Agrégase a lo anterior que la Ley 222 de 1995, en su capítulo VIII (arts. 71 y ss.), regula lo atinente a las empresas unipersonales, lo que quiere decir que aun los comerciantes que no obren en su carácter de personas naturales como tales, pueden, si así lo desean, afectar un patrimonio distinto al individual a la empresa unipersonal por ellos creada, que, en tales condiciones, por encontrarse sujeta al registro mercantil y obligada a llevar libros de contabilidad, también podría invocar en lo pertinente, las normas ya citadas del estatuto tributario, que consagran la compensación por pérdidas con las utilidades de los cinco años siguientes.

Para concluir, esta Corte no considera que la disposición acusada parcialmente lesione el ordenamiento supremo, pues simplemente se limita a consagrar unas deducciones por pérdidas fiscales para las sociedades, las cuales podrán ser compensadas con las rentas que obtuvieren dentro de los cinco períodos gravables siguientes.

Se advierte además, que las deducciones que contempla el estatuto tributario en cualquiera de sus modalidades, deben ser descontadas a fin de llegar al concepto de renta líquida que es la indicadora de la capacidad de pago de los contribuyentes.

De manera pues, que la compensación por pérdidas para las sociedades que contempla la norma acusada, lejos de establecer tratamientos discriminatorios respecto de las personas naturales, se orienta a determinar dentro del principio de equidad que debe primar en materia de tributación, los ingresos reales de los contribuyentes personas jurídicas, de tal forma que puedan cumplir con su deber constitucional de contribuir al financiamiento de los gastos e inversiones del Estado, dentro de los conceptos de justicia y equidad (C.P., art. 95)" (11) (negrilla fuera del texto).

(11) Sentencia C-1376 de 2000, M.P. Alfredo Beltrán Sierra.

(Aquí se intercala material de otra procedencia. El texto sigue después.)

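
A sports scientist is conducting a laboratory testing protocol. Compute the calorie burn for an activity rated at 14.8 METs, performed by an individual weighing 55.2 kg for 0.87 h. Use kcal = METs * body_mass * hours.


Product of METs and mass = 14.8 * 55.2 = 816.96
Total kcal = 816.96 * 0.87 = 710.76 kcal

710.76 kcal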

En consecuencia, se concluye que la expresiones “cinco”, contenida en el artículo 147, y “cinco (5)" contenida en el artículo 351 del Decreto 624 de 1989, no desconocen el postulado de igualdad (art. 13), ni el deber de contribuir que tienen los ciudadanos al financiamiento de los gastos e inversiones del Estado dentro de los conceptos de justicia y equidad (C.P., art. 95), ni los principios que rigen el sistema tributario (art. 363) consagrados en la Carta Fundamental, razón por la cual esta Corte declarará su exequibilidad.

VII. Decisión

En mérito de lo expuesto, la Corte Constitucional, en nombre del pueblo y por mandato de la Constitución,

RESUELVE:

Declarar EXEQUIBLE las expresiones “cinco”, contenida en el artículo 147, y “cinco (5)" contenida en el artículo 351 del Decreto 624 de 1989, “Por el cual se expide el estatuto tributario de los impuestos administrados por la Dirección General de Impuestos Nacionales.

Notifíquese, comuníquese, publíquese, insértese en la Gaceta de la Corte Constitucional y archívese el expediente».

(Sentencia C-261 de abril 16 de 2002. Magistrado Ponente: Dra Clara Inés Vargas Hernández).